No ano passado, ela conseguiu donos para uma ninhada de 15 animais. E lembra que a necessidade de fazer contas e ter em mente os gastos é, principalmente, do protetor. Já para aqueles que pensam em adotar os animais, mesmo tendo que levar em considerações questões financeiras, precisam mais que isso se comprometer com as vidas deles.

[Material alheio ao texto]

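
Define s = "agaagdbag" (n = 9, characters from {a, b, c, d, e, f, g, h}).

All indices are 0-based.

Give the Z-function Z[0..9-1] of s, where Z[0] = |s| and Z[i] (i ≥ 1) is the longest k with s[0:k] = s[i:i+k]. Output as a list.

[9, 0, 1, 2, 0, 0, 0, 2, 0]

Z[0]=9
i=1: i≥r, start 0; Z[1]=0
i=2: i≥r, start 0; Z[2]=1 scan→box=[2,3)
i=3: i≥r, start 0; Z[3]=2 scan→box=[3,5)
i=4: min(r-i=1, Z[1]=0)=0; Z[4]=0
i=5: i≥r, start 0; Z[5]=0
i=6: i≥r, start 0; Z[6]=0
i=7: i≥r, start 0; Z[7]=2 scan→box=[7,9)
i=8: min(r-i=1, Z[1]=0)=0; Z[8]=0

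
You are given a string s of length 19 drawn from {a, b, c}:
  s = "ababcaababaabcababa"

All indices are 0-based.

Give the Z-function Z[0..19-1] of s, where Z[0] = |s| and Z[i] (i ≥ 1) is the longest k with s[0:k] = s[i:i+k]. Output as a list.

Z[0]=19
i=1: i≥r, start 0; Z[1]=0
i=2: i≥r, start 0; Z[2]=2 grow→box=[2,4)
i=3: min(r-i=1, Z[1]=0)=0; Z[3]=0
i=4: i≥r, start 0; Z[4]=0
i=5: i≥r, start 0; Z[5]=1 grow→box=[5,6)
i=6: i≥r, start 0; Z[6]=4 grow→box=[6,10)
i=7: min(r-i=3, Z[1]=0)=0; Z[7]=0
i=8: min(r-i=2, Z[2]=2)=2; Z[8]=3 grow→box=[8,11)
i=9: min(r-i=2, Z[1]=0)=0; Z[9]=0
i=10: min(r-i=1, Z[2]=2)=1; Z[10]=1
i=11: i≥r, start 0; Z[11]=2 grow→box=[11,13)
i=12: min(r-i=1, Z[1]=0)=0; Z[12]=0
i=13: i≥r, start 0; Z[13]=0
i=14: i≥r, start 0; Z[14]=4 grow→box=[14,18)
i=15: min(r-i=3, Z[1]=0)=0; Z[15]=0
i=16: min(r-i=2, Z[2]=2)=2; Z[16]=3 grow→box=[16,19)
i=17: min(r-i=2, Z[1]=0)=0; Z[17]=0
i=18: min(r-i=1, Z[2]=2)=1; Z[18]=1

[19, 0, 2, 0, 0, 1, 4, 0, 3, 0, 1, 2, 0, 0, 4, 0, 3, 0, 1]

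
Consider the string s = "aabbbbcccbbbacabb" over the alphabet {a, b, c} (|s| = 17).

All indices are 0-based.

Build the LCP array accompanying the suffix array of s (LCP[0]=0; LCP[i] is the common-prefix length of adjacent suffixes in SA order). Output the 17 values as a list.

rank→(start, suffix):
  0 → (0, 'aabbbbcccbbbacabb')
  1 → (14, 'abb')
  2 → (1, 'abbbbcccbbbacabb')
  3 → (12, 'acabb')
  4 → (16, 'b')
  5 → (11, 'bacabb')
  6 → (15, 'bb')
  7 → (10, 'bbacabb')
  8 → (9, 'bbbacabb')
  9 → (2, 'bbbbcccbbbacabb')
  10 → (3, 'bbbcccbbbacabb')
  11 → (4, 'bbcccbbbacabb')
  12 → (5, 'bcccbbbacabb')
  13 → (13, 'cabb')
  14 → (8, 'cbbbacabb')
  15 → (7, 'ccbbbacabb')
  16 → (6, 'cccbbbacabb')

SA = [0, 14, 1, 12, 16, 11, 15, 10, 9, 2, 3, 4, 5, 13, 8, 7, 6]
rank  pair      lcp
   1  s[0:],s[14:]  1  'a'
   2  s[14:],s[1:]  3  'abb'
   3  s[1:],s[12:]  1  'a'
   4  s[12:],s[16:]  0  ''
   5  s[16:],s[11:]  1  'b'
   6  s[11:],s[15:]  1  'b'
   7  s[15:],s[10:]  2  'bb'
   8  s[10:],s[9:]  2  'bb'
   9  s[9:],s[2:]  3  'bbb'
  10  s[2:],s[3:]  3  'bbb'
  11  s[3:],s[4:]  2  'bb'
  12  s[4:],s[5:]  1  'b'
  13  s[5:],s[13:]  0  ''
  14  s[13:],s[8:]  1  'c'
  15  s[8:],s[7:]  1  'c'
  16  s[7:],s[6:]  2  'cc'

[0, 1, 3, 1, 0, 1, 1, 2, 2, 3, 3, 2, 1, 0, 1, 1, 2]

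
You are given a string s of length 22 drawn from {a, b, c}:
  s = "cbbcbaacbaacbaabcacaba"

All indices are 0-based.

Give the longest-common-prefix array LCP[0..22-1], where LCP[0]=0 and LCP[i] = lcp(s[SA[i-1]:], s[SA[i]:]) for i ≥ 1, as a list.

rank→(start, suffix):
  0 → (21, 'a')
  1 → (13, 'aabcacaba')
  2 → (9, 'aacbaabcacaba')
  3 → (5, 'aacbaacbaabcacaba')
  4 → (19, 'aba')
  5 → (14, 'abcacaba')
  6 → (17, 'acaba')
  7 → (10, 'acbaabcacaba')
  8 → (6, 'acbaacbaabcacaba')
  9 → (20, 'ba')
  10 → (12, 'baabcacaba')
  11 → (8, 'baacbaabcacaba')
  12 → (4, 'baacbaacbaabcacaba')
  13 → (1, 'bbcbaacbaacbaabcacaba')
  14 → (15, 'bcacaba')
  15 → (2, 'bcbaacbaacbaabcacaba')
  16 → (18, 'caba')
  17 → (16, 'cacaba')
  18 → (11, 'cbaabcacaba')
  19 → (7, 'cbaacbaabcacaba')
  20 → (3, 'cbaacbaacbaabcacaba')
  21 → (0, 'cbbcbaacbaacbaabcacaba')

SA = [21, 13, 9, 5, 19, 14, 17, 10, 6, 20, 12, 8, 4, 1, 15, 2, 18, 16, 11, 7, 3, 0]
rank  pair      lcp
   1  s[21:],s[13:]  1  'a'
   2  s[13:],s[9:]  2  'aa'
   3  s[9:],s[5:]  6  'aacbaa'
   4  s[5:],s[19:]  1  'a'
   5  s[19:],s[14:]  2  'ab'
   6  s[14:],s[17:]  1  'a'
   7  s[17:],s[10:]  2  'ac'
   8  s[10:],s[6:]  5  'acbaa'
   9  s[6:],s[20:]  0  ''
  10  s[20:],s[12:]  2  'ba'
  11  s[12:],s[8:]  3  'baa'
  12  s[8:],s[4:]  7  'baacbaa'
  13  s[4:],s[1:]  1  'b'
  14  s[1:],s[15:]  1  'b'
  15  s[15:],s[2:]  2  'bc'
  16  s[2:],s[18:]  0  ''
  17  s[18:],s[16:]  2  'ca'
  18  s[16:],s[11:]  1  'c'
  19  s[11:],s[7:]  4  'cbaa'
  20  s[7:],s[3:]  8  'cbaacbaa'
  21  s[3:],s[0:]  2  'cb'

[0, 1, 2, 6, 1, 2, 1, 2, 5, 0, 2, 3, 7, 1, 1, 2, 0, 2, 1, 4, 8, 2]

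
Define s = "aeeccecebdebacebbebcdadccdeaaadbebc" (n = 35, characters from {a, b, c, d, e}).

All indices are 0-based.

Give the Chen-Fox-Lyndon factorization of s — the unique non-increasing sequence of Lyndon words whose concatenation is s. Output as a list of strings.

["aeeccecebdeb", "acebbebcdadccde", "aaadbebc"]

emit factor 1: 'aeeccecebdeb' (i=0, period=12)
emit factor 2: 'acebbebcdadccde' (i=12, period=15)
emit factor 3: 'aaadbebc' (i=27, period=8)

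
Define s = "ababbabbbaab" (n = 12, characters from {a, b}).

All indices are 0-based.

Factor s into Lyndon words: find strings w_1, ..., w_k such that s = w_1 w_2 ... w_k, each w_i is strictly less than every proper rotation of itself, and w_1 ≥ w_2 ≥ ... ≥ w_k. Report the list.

emit factor 1: 'ababbabbb' (i=0, period=9)
emit factor 2: 'aab' (i=9, period=3)

["ababbabbb", "aab"]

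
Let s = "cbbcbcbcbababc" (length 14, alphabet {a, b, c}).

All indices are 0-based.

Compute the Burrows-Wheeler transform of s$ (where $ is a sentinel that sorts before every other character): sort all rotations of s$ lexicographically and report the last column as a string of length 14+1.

cbbcacaccbbb$bb

rank  rotation         last
    0  $cbbcbcbcbababc  c
    1  ababc$cbbcbcbcb  b
    2  abc$cbbcbcbcbab  b
    3  bababc$cbbcbcbc  c
    4  babc$cbbcbcbcba  a
    5  bbcbcbcbababc$c  c
    6  bc$cbbcbcbcbaba  a
    7  bcbababc$cbbcbc  c
    8  bcbcbababc$cbbc  c
    9  bcbcbcbababc$cb  b
   10  c$cbbcbcbcbabab  b
   11  cbababc$cbbcbcb  b
   12  cbbcbcbcbababc$  $
   13  cbcbababc$cbbcb  b
   14  cbcbcbababc$cbb  b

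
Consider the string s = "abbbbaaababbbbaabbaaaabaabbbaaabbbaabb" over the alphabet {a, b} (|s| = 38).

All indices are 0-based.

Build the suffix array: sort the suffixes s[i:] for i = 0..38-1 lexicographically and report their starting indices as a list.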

“Não é poder aquisitivo que fala se vai amar ou não. Dessa ninhada doei todos, fiquei com uma só. Tudo pra gente que vai cuidar, amar, vacinar, dar ração, comida, sair pra brincar. Tem muita gente rica que deixa morrer de fome. Tem que ter amor, se tiver amor cuida”, afirma.
Luta contra o preconceito
Na Amicats, a Ana Cristina Camargo de Castro, de 36 anos, também mantém as despesas com recursos próprios junto com a diretoria da instituição. O trabalho é voltado para os felinos, porque a cidade dispõe de várias ONGs que atendem cães. “A cultura ainda é bem mais de cachorro do que de gato. As pessoas têm ideia de que gato não se apega ao dono, se apega ao local”, comenta.

Por isso, o trabalho busca preencher uma dentre tantas lacunas nesse meio. E é feito com controle rigoroso da saúde dos animais. “Eles são todos testados, vacinados, castrados, separados por divisões quando têm algum problema de saúde”, conta. Logo após serem resgatados, eles passam por avaliação clínica e depois precisam ficar em quarentena. Essa etapa, assim como o isolamento daqueles que dão cria, ainda é feito com apoio dos amigos em lares temporários.
“Tudo leva tempo e tem todo um custo envolvido”, explica Ana, que ao fundar a ONG em 2017 não imaginava que encontraria tantos empecilhos pela frente. “Mesmo não recebendo, sendo trabalho voluntário, você imagina que será mais fácil. Mas, na verdade, acaba não sendo. Tem n taxas, assim como outras empresas. Tem que ter contador, despesa de manutenção e pessoas para trabalhar, são custos que não retornam”, diz.
A Ana sabe que não há retorno financeiro nesse trabalho. Mas, sabe também do retorno de ver um animal à beira da morte se recuperar e estar pronto para dar amor a quem estiver ao seu redor. E quem precisa saber da importância do trabalho da Ana e de tantos outros, além do poder público, é a própria população. Porque esse retorno é social. Ele resulta em uma vida digna aos animais, em menor risco de proliferação de doenças pelas ruas, no esforço do poder público em oferecer mecanismos gratuitos para proprietários que não podem custear tratamento e, quem sabe em um futuro próximo, em leis mais justas para defender aqueles que não podem fazer isso sozinhos.